I could always count on my grandmother Rosa to remind me that if I continued to go out at night I would eventually be murdered or raped, because only terrible things happen when it’s dark. In her thick Italian accent she would say “you no go out at night okay?”


Being a teenager and a twenty something I would always feel a twinge of annoyance for the narrowness of her world view but also an endearment to her. She was a scared person.


I think I inherited quite a bit of her emotional temperament. When I was a child she would often comment that if I did anything outside of walking I would fall. Never a further explanation of what would happen if I fall but just a statement that somehow that fall would be very serious and life changing. If I climbed on top of anything I would hear the words “you betta watch, you fall Luci”. I think a lot about her lately. Her cute little body, so small and yet so round. She was so loving. Every time I walked in I knew how loved I was. If it wasn’t apparent by all the food offered to me it was certainly received through physical affection and a wanting to spend time with me, to sit and talk.


When I was 19 I decided I wanted to pursue acting and became “rebellious”. I put that word in quotations because I was far from rebellious. I was just trying to find my identity outside of the role I had been cast in by my family. I was labeled bad, I disturbed my whole family by my choice. I was a selfish girl. A priest was called in to try to change my mind. Family members came one by one to our house to try to talk some sense into me. You will die, be raped, end up an underwear model. Yes the underwear model thing was actually said to me. Well, some of the dirtiness of the business they warned about was true, I admit. But it wasn’t really about being famous for me. At the time I thought it was. It was really about was giving myself permission to be something other than the good girl who was vigilant about not falling, whether that was physically, or emotionally. Not only could I not fall and hurt myself physically but I was expected to be a doctor who would give my father some sort of royal status in the family. So…I started rebelling. I was late to the show I know. Most kids start much earlier but I truly was/am a good girl. I finally started saying no and making plans to move to LA.

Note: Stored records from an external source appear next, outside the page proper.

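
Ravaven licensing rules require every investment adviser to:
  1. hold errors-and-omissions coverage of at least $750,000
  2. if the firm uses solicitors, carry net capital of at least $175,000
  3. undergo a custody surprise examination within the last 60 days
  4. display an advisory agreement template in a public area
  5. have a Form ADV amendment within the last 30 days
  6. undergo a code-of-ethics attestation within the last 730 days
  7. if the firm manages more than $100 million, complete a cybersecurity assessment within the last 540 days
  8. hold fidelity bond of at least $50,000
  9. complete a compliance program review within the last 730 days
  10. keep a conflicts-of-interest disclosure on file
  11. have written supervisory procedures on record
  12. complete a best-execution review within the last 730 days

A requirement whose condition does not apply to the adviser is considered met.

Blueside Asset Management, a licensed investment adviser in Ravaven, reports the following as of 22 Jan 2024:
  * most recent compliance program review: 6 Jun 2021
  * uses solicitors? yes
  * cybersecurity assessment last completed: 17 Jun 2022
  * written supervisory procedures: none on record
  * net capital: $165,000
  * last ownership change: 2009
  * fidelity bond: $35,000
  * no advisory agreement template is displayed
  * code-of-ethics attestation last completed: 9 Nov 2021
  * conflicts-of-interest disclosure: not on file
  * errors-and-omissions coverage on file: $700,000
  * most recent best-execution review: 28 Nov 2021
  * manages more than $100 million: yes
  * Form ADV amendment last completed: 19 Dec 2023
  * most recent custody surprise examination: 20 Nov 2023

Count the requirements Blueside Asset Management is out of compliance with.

1. errors-and-omissions coverage $700,000 < $750,000 → not met
2. condition 'uses solicitors' holds; net capital $165,000 < $175,000 → not met
3. custody surprise examination 63 days ago vs limit 60 → not met
4. advisory agreement template absent → not met
5. Form ADV amendment 34 days ago vs limit 30 → not met
6. code-of-ethics attestation 804 days ago vs limit 730 → not met
7. condition 'manages more than $100 million' holds; cybersecurity assessment 584 days ago vs limit 540 → not met
8. fidelity bond $35,000 < $50,000 → not met
9. compliance program review 960 days ago vs limit 730 → not met
10. conflicts-of-interest disclosure absent → not met
11. written supervisory procedures absent → not met
12. best-execution review 785 days ago vs limit 730 → not met
Not met: 12 of 12

12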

The year before I left, I spent every Sunday visiting my grandmother after church. We would sit down at their tiny kitchen nook, the table I remember so well with little gold sprinkles on top. She would make espresso with Italian hard cookies that I always hated, but now recognize as part of my identity when I see these same cookies marked up to 10 dollars at Whole Foods. I would sit and listen to her stories of living as a girl in Italy, the war, meeting my grandfather, their marriage, and the struggles to live simply in Italy with very little income. As I sat with her I began to recognize the strength in her. She had grown up in a town of 500 people and had never lived anywhere else in her entire life. At 36 she and my grandfather immigrated with 4 very young children to a foreign country. How did she do that? How? I don’t know that I would have the strength to do that. The stories about being committed to learning English so that she could communicate and keep up with her children are the sweetest. She hired a tutor to come to her house with the little money she had. She was determined to stay connected to her children’s lives as they became Americans and fluent English speakers.

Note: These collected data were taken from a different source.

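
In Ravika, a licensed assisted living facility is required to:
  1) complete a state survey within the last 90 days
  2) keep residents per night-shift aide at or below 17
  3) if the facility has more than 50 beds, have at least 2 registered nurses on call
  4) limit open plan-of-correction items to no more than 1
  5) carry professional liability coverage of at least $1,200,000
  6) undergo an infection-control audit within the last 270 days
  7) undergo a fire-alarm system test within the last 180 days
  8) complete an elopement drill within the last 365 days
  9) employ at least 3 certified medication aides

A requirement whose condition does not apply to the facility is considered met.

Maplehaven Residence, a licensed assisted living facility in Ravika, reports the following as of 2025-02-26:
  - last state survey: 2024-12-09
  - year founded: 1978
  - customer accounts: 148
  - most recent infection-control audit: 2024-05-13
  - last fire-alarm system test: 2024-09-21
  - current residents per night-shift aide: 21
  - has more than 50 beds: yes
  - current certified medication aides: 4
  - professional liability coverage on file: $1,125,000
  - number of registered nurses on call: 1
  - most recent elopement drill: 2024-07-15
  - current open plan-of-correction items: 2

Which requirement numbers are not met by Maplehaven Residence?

2, 3, 4, 5, 6

1. state survey 79 days ago vs limit 90 → met
2. residents per night-shift aide 21 > 17 → not met
3. condition 'has more than 50 beds' holds; registered nurses on call 1 < 2 → not met
4. open plan-of-correction items 2 > 1 → not met
5. professional liability coverage $1,125,000 < $1,200,000 → not met
6. infection-control audit 289 days ago vs limit 270 → not met
7. fire-alarm system test 158 days ago vs limit 180 → met
8. elopement drill 226 days ago vs limit 365 → met
9. certified medication aides 4 ≥ 3 → met
Not met: 2, 3, 4, 5, 6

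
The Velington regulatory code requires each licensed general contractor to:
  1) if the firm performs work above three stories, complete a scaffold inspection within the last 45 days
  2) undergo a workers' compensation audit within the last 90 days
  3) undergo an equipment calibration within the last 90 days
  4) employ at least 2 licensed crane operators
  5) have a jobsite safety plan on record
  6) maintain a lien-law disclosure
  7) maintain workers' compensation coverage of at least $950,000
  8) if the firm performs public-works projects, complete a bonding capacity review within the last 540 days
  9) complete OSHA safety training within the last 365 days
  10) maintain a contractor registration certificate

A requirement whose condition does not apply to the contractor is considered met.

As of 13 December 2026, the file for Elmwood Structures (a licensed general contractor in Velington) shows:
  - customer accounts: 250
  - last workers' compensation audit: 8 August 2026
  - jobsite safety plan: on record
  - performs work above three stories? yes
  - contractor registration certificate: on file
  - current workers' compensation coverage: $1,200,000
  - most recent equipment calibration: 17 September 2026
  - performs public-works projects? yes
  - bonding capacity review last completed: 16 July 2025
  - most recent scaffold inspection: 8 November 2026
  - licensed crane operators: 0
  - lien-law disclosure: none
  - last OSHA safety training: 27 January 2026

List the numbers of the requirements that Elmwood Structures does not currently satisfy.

2, 4, 6

1. condition 'performs work above three stories' holds; scaffold inspection 35 days ago vs limit 45 → met
2. workers' compensation audit 127 days ago vs limit 90 → not met
3. equipment calibration 87 days ago vs limit 90 → met
4. licensed crane operators 0 < 2 → not met
5. jobsite safety plan present → met
6. lien-law disclosure absent → not met
7. workers' compensation coverage $1,200,000 ≥ $950,000 → met
8. condition 'performs public-works projects' holds; bonding capacity review 515 days ago vs limit 540 → met
9. OSHA safety training 320 days ago vs limit 365 → met
10. contractor registration certificate present → met
Not met: 2, 4, 6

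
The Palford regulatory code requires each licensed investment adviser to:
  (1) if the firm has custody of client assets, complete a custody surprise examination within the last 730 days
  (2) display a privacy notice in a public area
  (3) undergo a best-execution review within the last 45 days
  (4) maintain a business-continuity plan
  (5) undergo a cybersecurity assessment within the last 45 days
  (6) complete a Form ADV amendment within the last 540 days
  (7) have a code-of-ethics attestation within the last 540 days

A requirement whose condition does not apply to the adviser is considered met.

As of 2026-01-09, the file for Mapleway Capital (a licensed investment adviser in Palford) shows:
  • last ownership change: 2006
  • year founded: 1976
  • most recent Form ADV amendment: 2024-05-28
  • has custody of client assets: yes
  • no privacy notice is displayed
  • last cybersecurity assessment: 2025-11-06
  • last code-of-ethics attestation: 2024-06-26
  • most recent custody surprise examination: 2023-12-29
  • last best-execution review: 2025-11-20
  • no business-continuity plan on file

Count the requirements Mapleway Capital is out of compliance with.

7

1. condition 'has custody of client assets' holds; custody surprise examination 742 days ago vs limit 730 → not met
2. privacy notice absent → not met
3. best-execution review 50 days ago vs limit 45 → not met
4. business-continuity plan absent → not met
5. cybersecurity assessment 64 days ago vs limit 45 → not met
6. Form ADV amendment 591 days ago vs limit 540 → not met
7. code-of-ethics attestation 562 days ago vs limit 540 → not met
Not met: 7 of 7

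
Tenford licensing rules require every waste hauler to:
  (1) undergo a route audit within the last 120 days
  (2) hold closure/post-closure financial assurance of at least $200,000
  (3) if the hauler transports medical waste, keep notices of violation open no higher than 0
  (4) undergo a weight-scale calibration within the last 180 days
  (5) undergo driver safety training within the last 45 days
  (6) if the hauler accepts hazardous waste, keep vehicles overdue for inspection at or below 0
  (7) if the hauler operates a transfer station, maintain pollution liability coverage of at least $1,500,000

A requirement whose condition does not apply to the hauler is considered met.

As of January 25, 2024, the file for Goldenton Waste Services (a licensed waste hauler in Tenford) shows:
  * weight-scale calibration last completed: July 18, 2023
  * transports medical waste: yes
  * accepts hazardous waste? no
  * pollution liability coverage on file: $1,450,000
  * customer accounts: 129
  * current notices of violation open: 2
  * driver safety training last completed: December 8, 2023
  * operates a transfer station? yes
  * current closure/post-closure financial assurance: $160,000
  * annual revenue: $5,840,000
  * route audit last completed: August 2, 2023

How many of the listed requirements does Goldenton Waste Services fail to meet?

6

1. route audit 176 days ago vs limit 120 → not met
2. closure/post-closure financial assurance $160,000 < $200,000 → not met
3. condition 'transports medical waste' holds; notices of violation open 2 > 0 → not met
4. weight-scale calibration 191 days ago vs limit 180 → not met
5. driver safety training 48 days ago vs limit 45 → not met
6. condition 'accepts hazardous waste' does not hold → requirement n/a → met
7. condition 'operates a transfer station' holds; pollution liability coverage $1,450,000 < $1,500,000 → not met
Not met: 6 of 7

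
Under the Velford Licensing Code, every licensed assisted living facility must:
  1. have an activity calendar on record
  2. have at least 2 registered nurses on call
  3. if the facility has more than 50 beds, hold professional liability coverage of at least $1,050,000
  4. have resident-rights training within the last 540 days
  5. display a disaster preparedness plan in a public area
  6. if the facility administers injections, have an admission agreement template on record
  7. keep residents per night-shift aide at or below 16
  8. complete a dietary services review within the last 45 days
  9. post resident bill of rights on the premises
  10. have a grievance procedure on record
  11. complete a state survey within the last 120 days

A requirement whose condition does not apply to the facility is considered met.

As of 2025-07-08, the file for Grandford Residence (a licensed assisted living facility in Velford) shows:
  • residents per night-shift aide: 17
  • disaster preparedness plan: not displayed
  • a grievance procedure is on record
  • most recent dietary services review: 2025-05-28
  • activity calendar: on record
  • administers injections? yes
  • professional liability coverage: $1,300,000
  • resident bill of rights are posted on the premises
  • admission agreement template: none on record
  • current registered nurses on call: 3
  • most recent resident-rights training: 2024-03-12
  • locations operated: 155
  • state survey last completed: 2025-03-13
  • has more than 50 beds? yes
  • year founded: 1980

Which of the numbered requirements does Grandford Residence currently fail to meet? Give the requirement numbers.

5, 6, 7

1. activity calendar present → met
2. registered nurses on call 3 ≥ 2 → met
3. condition 'has more than 50 beds' holds; professional liability coverage $1,300,000 ≥ $1,050,000 → met
4. resident-rights training 483 days ago vs limit 540 → met
5. disaster preparedness plan absent → not met
6. condition 'administers injections' holds; admission agreement template absent → not met
7. residents per night-shift aide 17 > 16 → not met
8. dietary services review 41 days ago vs limit 45 → met
9. resident bill of rights present → met
10. grievance procedure present → met
11. state survey 117 days ago vs limit 120 → met
Not met: 5, 6, 7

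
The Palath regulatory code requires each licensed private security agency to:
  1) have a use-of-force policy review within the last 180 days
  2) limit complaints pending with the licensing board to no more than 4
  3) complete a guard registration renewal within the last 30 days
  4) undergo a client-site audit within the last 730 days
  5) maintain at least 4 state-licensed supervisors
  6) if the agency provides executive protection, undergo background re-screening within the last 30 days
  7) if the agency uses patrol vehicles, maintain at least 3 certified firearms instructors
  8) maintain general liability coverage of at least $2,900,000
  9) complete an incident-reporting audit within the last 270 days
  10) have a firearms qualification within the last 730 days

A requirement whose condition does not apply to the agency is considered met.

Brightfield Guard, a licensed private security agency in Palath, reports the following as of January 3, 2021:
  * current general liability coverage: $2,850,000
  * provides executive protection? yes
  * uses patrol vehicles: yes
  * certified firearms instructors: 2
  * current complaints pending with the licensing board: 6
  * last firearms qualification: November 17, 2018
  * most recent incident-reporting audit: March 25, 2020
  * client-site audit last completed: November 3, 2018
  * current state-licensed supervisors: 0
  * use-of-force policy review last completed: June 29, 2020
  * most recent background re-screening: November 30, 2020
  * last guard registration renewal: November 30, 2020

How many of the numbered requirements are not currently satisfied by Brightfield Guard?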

She was a scared individual, but she was also brave. I don’t know that she would ever have claimed that word as her identity. She was labeled by family as a “hysterical woman.” A woman who received Valium as a prescription for her “nervos” condition as she called it. A woman my mother describes as often collapsing on the couch and sleeping for hours. But what else could she do right? How else could this woman who was forced to take on so much survive what I suspect was an innate nervous condition while she immigrated to an entirely different country and was asked to jump through hoops that most people will never dare try.